The sad reality is, that despite being a loved child of God who should really have more important things to worry about, I’m clearly so bothered about my stomach sagging that I blub about it into my cornflakes.
In our fallen, messed-up world, we’re often so bound up with what we look like that it can be really hard for that relationship with God, that understanding of our identity in Him, to penetrate our self-loathing.
But one of the reasons I was so moved by these photos was that they reminded me I’m not a helpless victim of media airbrushing.
Jade relayed what happened when she googled “beautiful body”: “My black and white images are sprawled through all these airbrushed photographs.

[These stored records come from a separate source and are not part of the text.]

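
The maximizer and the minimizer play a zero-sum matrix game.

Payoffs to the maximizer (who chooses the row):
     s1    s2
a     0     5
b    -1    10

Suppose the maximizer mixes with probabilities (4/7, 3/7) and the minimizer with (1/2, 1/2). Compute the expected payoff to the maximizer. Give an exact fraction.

Against (1/2, 1/2), each row's expected payoff is a: 5/2; b: 9/2.
Taking the (4/7, 3/7)-weighted average: (4/7)·(5/2) + (3/7)·(9/2) = 47/14.

47/14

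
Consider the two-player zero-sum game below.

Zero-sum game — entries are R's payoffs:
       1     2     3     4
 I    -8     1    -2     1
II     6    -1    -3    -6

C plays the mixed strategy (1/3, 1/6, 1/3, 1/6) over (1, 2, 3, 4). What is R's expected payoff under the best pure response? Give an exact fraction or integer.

-1/6

I: (-8)·(1/3) + (1)·(1/6) + (-2)·(1/3) + (1)·(1/6) = -3.
II: (6)·(1/3) + (-1)·(1/6) + (-3)·(1/3) + (-6)·(1/6) = -1/6.
The best pure response is II with expected payoff -1/6.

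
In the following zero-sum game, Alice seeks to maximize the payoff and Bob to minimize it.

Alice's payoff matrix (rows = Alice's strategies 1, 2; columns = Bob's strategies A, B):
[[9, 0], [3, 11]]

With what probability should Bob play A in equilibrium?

11/17

Row minima are 0 and 3, so Alice's maximin is 3; column maxima are 9 and 11, so Bob's minimax is 9. These differ, so the equilibrium is in mixed strategies.
Let Bob play A with probability q. Alice is indifferent when 9q = 3q + 11(1−q), giving q = 11/17.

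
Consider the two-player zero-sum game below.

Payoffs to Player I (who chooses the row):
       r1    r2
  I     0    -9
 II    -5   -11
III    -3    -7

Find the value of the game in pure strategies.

Row minima: -9, -11, -7 → Player I's maximin is -7.
Column maxima: 0, -7 → Player II's minimax is -7.
They coincide at (III, r2), so the value is -7.

-7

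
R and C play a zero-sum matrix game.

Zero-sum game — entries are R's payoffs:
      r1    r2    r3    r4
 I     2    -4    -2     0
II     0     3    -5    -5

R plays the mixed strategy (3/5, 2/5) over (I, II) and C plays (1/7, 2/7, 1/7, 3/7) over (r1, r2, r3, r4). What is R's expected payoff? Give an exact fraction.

Against (1/7, 2/7, 1/7, 3/7), each row's expected payoff is I: -8/7; II: -2.
Taking the (3/5, 2/5)-weighted average: (3/5)·(-8/7) + (2/5)·(-2) = -52/35.

-52/35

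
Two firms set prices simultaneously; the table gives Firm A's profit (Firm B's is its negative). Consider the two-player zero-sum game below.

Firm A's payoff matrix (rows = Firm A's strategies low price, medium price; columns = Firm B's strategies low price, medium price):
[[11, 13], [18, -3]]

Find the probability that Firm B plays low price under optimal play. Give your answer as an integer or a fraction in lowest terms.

Row minima are 11 and -3, so Firm A's maximin is 11; column maxima are 18 and 13, so Firm B's minimax is 13. These differ, so the equilibrium is in mixed strategies.
Let Firm B play low price with probability q. Firm A is indifferent when 11q + 13(1−q) = 18q − 3(1−q), giving q = 16/23.

16/23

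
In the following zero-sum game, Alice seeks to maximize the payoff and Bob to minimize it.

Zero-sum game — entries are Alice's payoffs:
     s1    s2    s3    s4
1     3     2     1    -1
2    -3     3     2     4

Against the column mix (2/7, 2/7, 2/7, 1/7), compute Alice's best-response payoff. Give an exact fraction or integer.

11/7

1: (3)·(2/7) + (2)·(2/7) + (1)·(2/7) + (-1)·(1/7) = 11/7.
2: (-3)·(2/7) + (3)·(2/7) + (2)·(2/7) + (4)·(1/7) = 8/7.
The best pure response is 1 with expected payoff 11/7.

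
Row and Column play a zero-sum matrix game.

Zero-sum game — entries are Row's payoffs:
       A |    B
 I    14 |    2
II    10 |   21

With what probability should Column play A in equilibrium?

Row minima are 2 and 10, so Row's maximin is 10; column maxima are 14 and 21, so Column's minimax is 14. These differ, so the equilibrium is in mixed strategies.
Let Column play A with probability q. Row is indifferent when 14q + 2(1−q) = 10q + 21(1−q), giving q = 19/23.

19/23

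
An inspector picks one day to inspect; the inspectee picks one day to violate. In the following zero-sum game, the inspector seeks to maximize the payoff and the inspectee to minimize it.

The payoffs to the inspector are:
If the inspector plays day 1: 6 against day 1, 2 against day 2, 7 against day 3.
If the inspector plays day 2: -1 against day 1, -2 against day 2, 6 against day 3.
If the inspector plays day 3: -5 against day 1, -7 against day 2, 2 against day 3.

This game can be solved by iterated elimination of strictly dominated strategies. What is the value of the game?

2

Column day 3 is strictly dominated by day 1 for the inspectee (6<7, -1<6, -5<2); eliminate day 3.
Row day 2 is strictly dominated by row day 1 (6>-1, 2>-2); eliminate day 2.
Column day 1 is strictly dominated by day 2 for the inspectee (2<6, -7<-5); eliminate day 1.
Row day 3 is strictly dominated by row day 1 (2>-7); eliminate day 3.
Only (day 1, day 2) remains, with payoff 2.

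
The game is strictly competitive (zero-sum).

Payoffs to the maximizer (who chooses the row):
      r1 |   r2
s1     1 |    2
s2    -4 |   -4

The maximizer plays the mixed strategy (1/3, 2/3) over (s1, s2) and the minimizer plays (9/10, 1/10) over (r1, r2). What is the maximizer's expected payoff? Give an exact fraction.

-23/10

Against (9/10, 1/10), each row's expected payoff is s1: 11/10; s2: -4.
Taking the (1/3, 2/3)-weighted average: (1/3)·(11/10) + (2/3)·(-4) = -23/10.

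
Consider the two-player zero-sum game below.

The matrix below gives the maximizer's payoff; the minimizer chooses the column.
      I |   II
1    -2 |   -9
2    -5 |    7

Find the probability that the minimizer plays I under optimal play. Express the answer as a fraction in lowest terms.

16/19

Row minima are -9 and -5, so the maximizer's maximin is -5; column maxima are -2 and 7, so the minimizer's minimax is -2. These differ, so the equilibrium is in mixed strategies.
Let the minimizer play I with probability q. The maximizer is indifferent when −2q − 9(1−q) = −5q + 7(1−q), giving q = 16/19.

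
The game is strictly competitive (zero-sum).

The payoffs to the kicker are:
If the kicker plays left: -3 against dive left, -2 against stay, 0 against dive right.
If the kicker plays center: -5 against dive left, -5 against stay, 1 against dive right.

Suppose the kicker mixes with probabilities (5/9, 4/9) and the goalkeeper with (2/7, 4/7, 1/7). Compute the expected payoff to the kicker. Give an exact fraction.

-62/21

Against (2/7, 4/7, 1/7), each row's expected payoff is left: -2; center: -29/7.
Taking the (5/9, 4/9)-weighted average: (5/9)·(-2) + (4/9)·(-29/7) = -62/21.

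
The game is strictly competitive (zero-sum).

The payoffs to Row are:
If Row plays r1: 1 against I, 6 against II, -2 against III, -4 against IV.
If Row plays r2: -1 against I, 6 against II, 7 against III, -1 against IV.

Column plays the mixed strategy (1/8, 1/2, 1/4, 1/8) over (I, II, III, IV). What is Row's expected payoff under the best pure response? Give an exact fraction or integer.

r1: (1)·(1/8) + (6)·(1/2) + (-2)·(1/4) + (-4)·(1/8) = 17/8.
r2: (-1)·(1/8) + (6)·(1/2) + (7)·(1/4) + (-1)·(1/8) = 9/2.
The best pure response is r2 with expected payoff 9/2.

9/2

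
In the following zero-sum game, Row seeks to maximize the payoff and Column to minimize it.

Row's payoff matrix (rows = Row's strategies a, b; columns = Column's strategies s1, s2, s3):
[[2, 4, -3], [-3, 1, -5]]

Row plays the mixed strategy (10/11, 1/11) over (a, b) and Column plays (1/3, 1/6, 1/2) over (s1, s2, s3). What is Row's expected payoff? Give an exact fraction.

Against (1/3, 1/6, 1/2), each row's expected payoff is a: -1/6; b: -10/3.
Taking the (10/11, 1/11)-weighted average: (10/11)·(-1/6) + (1/11)·(-10/3) = -5/11.

-5/11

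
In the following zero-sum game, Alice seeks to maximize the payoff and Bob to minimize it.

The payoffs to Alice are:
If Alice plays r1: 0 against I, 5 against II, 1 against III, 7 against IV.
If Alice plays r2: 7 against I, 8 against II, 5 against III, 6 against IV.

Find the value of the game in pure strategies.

5

Row minima: 0, 5 → Alice's maximin is 5.
Column maxima: 7, 8, 5, 7 → Bob's minimax is 5.
They coincide at (r2, III), so the value is 5.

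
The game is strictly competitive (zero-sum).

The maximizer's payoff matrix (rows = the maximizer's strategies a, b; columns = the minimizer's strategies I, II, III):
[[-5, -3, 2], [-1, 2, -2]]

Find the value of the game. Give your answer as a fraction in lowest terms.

Column II is strictly dominated by I for the minimizer (it gives the maximizer more in every row).
The remaining 2×2 game on (a, b) × (I, III) has no saddle point. Let the maximizer play a with probability p; indifference gives −5p − (1−p) = 2p − 2(1−p), so p = 1/8.
Similarly the minimizer's optimal q on I is 1/2, and the value is -5·(1/2) + (2)·(1/2) = -3/2.

-3/2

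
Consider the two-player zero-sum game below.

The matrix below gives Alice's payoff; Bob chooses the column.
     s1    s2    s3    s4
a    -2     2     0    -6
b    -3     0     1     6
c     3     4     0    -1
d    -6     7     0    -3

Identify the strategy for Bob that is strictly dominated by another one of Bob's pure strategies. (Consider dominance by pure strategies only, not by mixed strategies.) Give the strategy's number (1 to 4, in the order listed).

2

Bob prefers columns that give Alice less. Compare s2 with s1: -2 < 2, -3 < 0, 3 < 4, -6 < 7.
So s1 strictly dominates s2 for Bob; s2 is strictly dominated.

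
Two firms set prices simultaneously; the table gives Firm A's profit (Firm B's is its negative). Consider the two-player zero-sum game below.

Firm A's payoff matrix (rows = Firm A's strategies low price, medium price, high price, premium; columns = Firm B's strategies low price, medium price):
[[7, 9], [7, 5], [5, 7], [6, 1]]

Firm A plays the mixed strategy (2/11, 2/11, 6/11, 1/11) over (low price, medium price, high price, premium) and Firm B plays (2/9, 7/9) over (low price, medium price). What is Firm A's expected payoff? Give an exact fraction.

Against (2/9, 7/9), each row's expected payoff is low price: 77/9; medium price: 49/9; high price: 59/9; premium: 19/9.
Taking the (2/11, 2/11, 6/11, 1/11)-weighted average: (2/11)·(77/9) + (2/11)·(49/9) + (6/11)·(59/9) + (1/11)·(19/9) = 625/99.

625/99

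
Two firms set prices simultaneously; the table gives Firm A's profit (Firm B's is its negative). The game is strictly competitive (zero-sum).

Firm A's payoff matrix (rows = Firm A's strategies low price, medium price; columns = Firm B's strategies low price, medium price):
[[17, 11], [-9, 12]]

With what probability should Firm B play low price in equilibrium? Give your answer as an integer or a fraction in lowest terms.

1/27

Row minima are 11 and -9, so Firm A's maximin is 11; column maxima are 17 and 12, so Firm B's minimax is 12. These differ, so the equilibrium is in mixed strategies.
Let Firm B play low price with probability q. Firm A is indifferent when 17q + 11(1−q) = −9q + 12(1−q), giving q = 1/27.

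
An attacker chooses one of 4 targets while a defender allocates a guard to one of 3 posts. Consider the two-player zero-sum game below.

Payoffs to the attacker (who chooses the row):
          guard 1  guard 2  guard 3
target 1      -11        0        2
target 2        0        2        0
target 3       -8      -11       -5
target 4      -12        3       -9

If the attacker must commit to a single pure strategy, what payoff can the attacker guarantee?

0

The worst-case payoff for each row is target 1: -11, target 2: 0, target 3: -11, target 4: -12.
The best of these is 0.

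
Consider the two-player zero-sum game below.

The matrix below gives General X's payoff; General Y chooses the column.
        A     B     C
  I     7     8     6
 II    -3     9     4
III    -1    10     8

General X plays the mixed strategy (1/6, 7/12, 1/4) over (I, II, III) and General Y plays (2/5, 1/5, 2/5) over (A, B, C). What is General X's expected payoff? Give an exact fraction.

Against (2/5, 1/5, 2/5), each row's expected payoff is I: 34/5; II: 11/5; III: 24/5.
Taking the (1/6, 7/12, 1/4)-weighted average: (1/6)·(34/5) + (7/12)·(11/5) + (1/4)·(24/5) = 217/60.

217/60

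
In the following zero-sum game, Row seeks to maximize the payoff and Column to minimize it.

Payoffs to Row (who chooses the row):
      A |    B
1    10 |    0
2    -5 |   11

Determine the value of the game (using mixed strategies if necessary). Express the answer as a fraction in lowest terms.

Row minima are 0 and -5, so Row's maximin is 0; column maxima are 10 and 11, so Column's minimax is 10. These differ, so the equilibrium is in mixed strategies.
Let Row play 1 with probability p. Column is indifferent when 10p − 5(1−p) = 11(1−p), giving p = 8/13.
Let Column play A with probability q. Row is indifferent when 10q = −5q + 11(1−q), giving q = 11/26.
The value is 10·(11/26) + (0)·(15/26) = 55/13.

55/13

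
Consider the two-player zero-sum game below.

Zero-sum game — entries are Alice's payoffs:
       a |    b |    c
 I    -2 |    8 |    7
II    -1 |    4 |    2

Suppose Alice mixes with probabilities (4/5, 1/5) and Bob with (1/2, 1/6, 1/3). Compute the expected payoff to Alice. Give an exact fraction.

23/10

Against (1/2, 1/6, 1/3), each row's expected payoff is I: 8/3; II: 5/6.
Taking the (4/5, 1/5)-weighted average: (4/5)·(8/3) + (1/5)·(5/6) = 23/10.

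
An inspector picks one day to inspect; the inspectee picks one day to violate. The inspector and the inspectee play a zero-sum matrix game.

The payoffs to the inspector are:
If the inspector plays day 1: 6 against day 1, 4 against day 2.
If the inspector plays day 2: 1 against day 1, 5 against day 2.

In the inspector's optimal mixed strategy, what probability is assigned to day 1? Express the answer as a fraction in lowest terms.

Row minima are 4 and 1, so the inspector's maximin is 4; column maxima are 6 and 5, so the inspectee's minimax is 5. These differ, so the equilibrium is in mixed strategies.
Let the inspector play day 1 with probability p. The inspectee is indifferent when 6p + (1−p) = 4p + 5(1−p), giving p = 2/3.

2/3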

“And I took such delight. It was like, ‘Oh gosh, it’s happening!'”
Yes, we’re bombarded by fake images of perfection, but we don’t have to swallow the lie.
And we certainly don’t have to perpetuate it.
We may not all be professional photographers or magazine publishers, but we can all choose the images and the thoughts and the ideas we share with others through social media.
When OK magazine obsesses about the Duchess of Cambridge’s weight-loss regime and sneers about her post-baby figure on Twitter, we can get angry instead of shrugging it off.
Don’t be conformed to the likeness of this world, Paul says. Be transformed, by the renewing of your mind.
And while I’m guessing he didn’t have had photos of stretch marks in mind, it might just be a start.